India's latest economic survey lays down the bare essentials for the economy to hit $5 trillion by 2025
- The economy has to grow 8% in the next six years.
- Savings have to outpace the growth in investments.
- Exports must grow way faster and oil must remain cheap.
- Government must lift restrictions on foreign direct investments.
The Indian economy has to grow 8% in the next six years for the government to achieve its $5 trillion goal by March 2025, according to the latest annual economic survey from the Chief Economic Advisor Krishnamurthy Subramanian.
The document has been released a day ahead of the Union Budget for the financial year ending March 2020 to be revealed by Finance Minister Nirmala Sitharaman.
India's Gross Domestic Product (GDP) is expected to grow 7% in the year ending March 2020. That's one-sixth short of the 8% target set by Subramanian.
Savings have to outpace the growth in investments and government policies must further lift restrictions on Foreign Direct Investment (FDI), are among the other important recommendations. "Aggressive export strategy must be a part of investment-driven model," the survey further added.
"The Economic Survey reminds us about achieving a minimum of 8 per cent annual growth so that India joins the select group of $5 trillion economies.
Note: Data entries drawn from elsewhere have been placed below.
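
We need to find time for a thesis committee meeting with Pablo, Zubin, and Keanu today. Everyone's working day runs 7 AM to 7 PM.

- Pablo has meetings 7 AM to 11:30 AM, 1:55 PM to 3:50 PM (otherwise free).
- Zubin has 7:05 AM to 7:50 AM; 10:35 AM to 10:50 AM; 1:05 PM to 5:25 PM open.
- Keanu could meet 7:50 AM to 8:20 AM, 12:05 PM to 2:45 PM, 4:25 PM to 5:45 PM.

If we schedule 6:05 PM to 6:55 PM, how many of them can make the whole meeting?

1

Pablo free: 11:30-13:55, 15:50-19:00 (invert busy blocks within the working day).
Zubin free: 07:05-07:50, 10:35-10:50, 13:05-17:25.
Keanu free: 07:50-08:20, 12:05-14:45, 16:25-17:45.
Pablo can make the full 18:05-18:55 slot — that's 1.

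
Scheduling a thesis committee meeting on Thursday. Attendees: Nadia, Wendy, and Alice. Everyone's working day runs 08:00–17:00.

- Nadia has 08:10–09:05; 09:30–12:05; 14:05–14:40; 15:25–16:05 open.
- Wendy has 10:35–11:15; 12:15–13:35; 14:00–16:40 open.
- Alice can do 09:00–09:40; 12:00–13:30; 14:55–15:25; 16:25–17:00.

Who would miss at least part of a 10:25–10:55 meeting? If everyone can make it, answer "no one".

Alice, Wendy

Nadia: free for 10:25-10:55. Wendy: not fully free for 10:25-10:55. Alice: not fully free for 10:25-10:55.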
The Survey also gives us a pointer about some decisive and bold measures in the Budget to be presented by Finance Minister Mrs Nirmala Sitharaman tomorrow," said BK Goenka, the president of the corporate lobby Assocham.
The risk of a spike in oil prices remain a big concern. While the prices may remain soft in the current year, there could be an upward pressure on crude prices as the global growth picks up pace, Subramanian has warned. The first few years of the Narendra Modi regime was blessed with rock-bottom oil prices that helped the economy shore up its finances.
Cheap oil is very important for India which imports over 80% of all the crude oil it needs.
The economic survey has come at a time when India's GDP growth rate has slowed down to 5.8%, the slowest in 5 years, in the January-March quarter.